RSS And Ajax – Is That What Web 2.0 Is?
When I wrote my post RSS: How to integrate feeds into your website with AJAX… I never imagined it would be as popular as it has been. People from all over the world have dropped in to either download the code or comment about it. It’s great to write something that people find interesting and feel that they can make use of as it makes you strive to keep on doing it.
When I check Google Analytics the post mentioned above is always the most popular link. It makes me wonder about the applications and situations that people have utilized its content for. Unfortunately the post is a consume, grab and run affair for most its readers.
This jump in, read, disect and apply mentality is a lot of what is driving the Web 2.0 movement. In knowing just how small this blog is and the amount of traffic my post has received – I can only assume that more professional sites are getting hammered for information about the two main Web 2.0 technologies. Namely RSS and AJAX.
RSS
RSS has been the cornerstone of bloggers traffic generation possibilites for years now and in nearly every popular website you will see reference to it on more than one occasion. The need to distribute content and market yourself all at the one time is key to RSS’s success.
AJAX
The savior of the webpage interface. The ability to update page content without refreshing the whole page and hence downloading less content and causing dramatically less flicker annoyance has cast AJAX to the front of the line when it comes to website/web application development.
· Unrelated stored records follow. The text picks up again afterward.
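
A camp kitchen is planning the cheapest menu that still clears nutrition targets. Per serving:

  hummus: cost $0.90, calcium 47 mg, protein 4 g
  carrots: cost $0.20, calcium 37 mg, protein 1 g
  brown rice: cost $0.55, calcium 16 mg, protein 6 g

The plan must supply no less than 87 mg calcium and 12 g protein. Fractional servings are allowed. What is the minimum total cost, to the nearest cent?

hummus only: max(87/47, 12/4) = 3 servings → $2.70.
carrots only: max(87/37, 12/1) = 12 servings → $2.40.
brown rice only: max(87/16, 12/6) = 5.438 servings → $2.99.
hummus + carrots: the both-tight solution has a negative serving — not a feasible corner.
hummus + brown rice with both tight: 1.514 servings and 0.9908 servings → $1.91.
carrots + brown rice with both tight: 1.602 servings and 1.733 servings → $1.27.
Cheapest feasible corner: $1.27.

$1.27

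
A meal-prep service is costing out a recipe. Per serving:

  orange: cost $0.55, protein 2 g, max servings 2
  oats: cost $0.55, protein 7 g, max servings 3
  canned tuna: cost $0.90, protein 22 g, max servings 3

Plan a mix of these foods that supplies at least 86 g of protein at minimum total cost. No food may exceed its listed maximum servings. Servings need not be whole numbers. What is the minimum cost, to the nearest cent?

Cost per g of protein: canned tuna $0.0409, oats $0.0786, orange $0.2750.
Take 3 servings of canned tuna: +66.0 g protein for $2.70 (total $2.70, still need 20.0 g).
Take 2.857 servings of oats: +20.0 g protein for $1.57 (total $4.27, still need 0.0 g).
Filling from the cheapest source first is optimal under one linear minimum: $4.27.

$4.27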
To say that your site doesn’t use AJAX is like saying there was no need to upgrade from Windows 3.11 for Workgroups.
These two technologies have really launched the term Web 2.0. They epitomise everything that it is. Developers rush to be the first out the door with another way to use the two – yet with no real need for the end application. A buzz is generated around the initial “Oh look what I can do!” and turns into “Hey – you should see what they can do”. This mentality creates the rolling stone movement and all other developers want to match or beat the coolness of the last “company’s” release.
In the end some big companies roll in and buy the main players and the smaller guys pull the shutters down. Then the large companies find they have applications that they dont really know what to do with.
RSS feeds have been pilfered beyond believe by Advert junkies. Simply taking the content from a feed and plugging it into their own sites with ads all around it. Creating enough of these types of sites, all linking together and you’ll end up having better pagerank that the site you stole the content from in the first place and as a result reduce the original authors income and killing their buzz into the bargain. Who wants to continue blogging when they don’t even get credit for their own work.
AJAX is a technology that puzzles me. I think that it has only been so widely accepted because there are no other proper alternatives. Its shocking that we are still programming webpages in HTML at this stage. Javascript is archaic as well. Where are the innovators when you need them? Who is saying “HTML is insufficient for anything dynamic and AJAX is just a service pack release for it”.
It is for these reasons that Web 2.0 is dying. Nothing tangible – just two technologies wrapped up in a little buzz.
I’d love to hear your thoughts on the matter…
Yeah – I find the financial market is also having a major impact on anything technological
Money is increasingly hard to come by now. Funding a new business is to work full time and do the business in the evening!!